Showa Shell Sekiyu has announced plans to develop a 2MW PV plant on the rooftop of Solar Frontier’s Kunitomi manufacturing facility in southern Japan.
The facility already generates solar power and with the additional 2MW capacity, the Kunitomi plant will have a total PV capacity of 7.3MW.
The manufacturing facility already has a 2MW PV array atop one of its buildings. The array utilises Solar Frontier’s CIS thin-film solar modules to generate solar power which is then used for on-site consumption.
The new 2MW PV plant will be built atop one of the facility’s other buildings. It will also use Solar Frontier’s CIS thin-film solar modules and is scheduled to complete by the end of 2012. Solar Frontier will lease the rooftop to Showa Shell Sekiyu.

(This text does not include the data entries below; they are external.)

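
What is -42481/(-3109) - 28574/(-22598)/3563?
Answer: 244322690340/17880452819 ≈ 13.664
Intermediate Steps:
-42481/(-3109) - 28574/(-22598)/3563 = -42481*(-1/3109) - 28574*(-1/22598)*(1/3563) = 42481/3109 + (14287/11299)*(1/3563) = 42481/3109 + 2041/5751191 = 244322690340/17880452819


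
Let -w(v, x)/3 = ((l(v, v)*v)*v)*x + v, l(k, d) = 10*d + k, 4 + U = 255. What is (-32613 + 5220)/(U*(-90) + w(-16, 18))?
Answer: -9131/803494 ≈ -0.011364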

The new 2MW project represents Showa Shell Sekiyu’s second commercial solar power plant following its Niigata Yukigunigata Megasolar power plant in Niigata Prefecture, Japan. When complete, electricity generated from the array will be sold to Kyushu Electric Power Company.

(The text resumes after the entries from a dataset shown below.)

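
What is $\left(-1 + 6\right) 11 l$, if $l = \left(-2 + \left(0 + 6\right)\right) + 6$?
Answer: $550$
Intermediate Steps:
$l = 10$ ($l = \left(-2 + 6\right) + 6 = 4 + 6 = 10$)
$\left(-1 + 6\right) 11 l = \left(-1 + 6\right) 11 \cdot 10 = 5 \cdot 11 \cdot 10 = 55 \cdot 10 = 550$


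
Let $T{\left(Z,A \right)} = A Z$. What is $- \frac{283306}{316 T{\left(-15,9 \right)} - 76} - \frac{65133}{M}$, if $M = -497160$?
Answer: $\frac{124680499}{18443255} \approx 6.7602$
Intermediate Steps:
$- \frac{283306}{316 T{\left(-15,9 \right)} - 76} - \frac{65133}{M} = - \frac{283306}{316 \cdot 9 \left(-15\right) - 76} - \frac{65133}{-497160} = - \frac{283306}{316 \left(-135\right) - 76} - - \frac{7237}{55240} = - \frac{283306}{-42660 - 76} + \frac{7237}{55240} = - \frac{283306}{-42736} + \frac{7237}{55240} = \left(-283306\right) \left(- \frac{1}{42736}\right) + \frac{7237}{55240} = \frac{141653}{21368} + \frac{7237}{55240} = \frac{124680499}{18443255}$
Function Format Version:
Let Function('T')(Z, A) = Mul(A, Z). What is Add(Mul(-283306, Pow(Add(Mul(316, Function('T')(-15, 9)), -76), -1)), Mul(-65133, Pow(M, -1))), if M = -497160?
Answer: Rational(124680499, 18443255) ≈ 6.7602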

Solar Frontier’s Kunitomi facility began producing CIS thin-film solar modules in February 2011 and has an annual production capacity of 900MW making it, the company claims, the world’s largest CIS thin-film solar module production facility. Earlier this month, it was reported that Solar Frontier would cease production temporarily at its 60MW Miyazaki-Daini PV module manufacturing facility in south-west Japan in order to focus on production at its Kunitomi facility to help meet the growing domestic demand.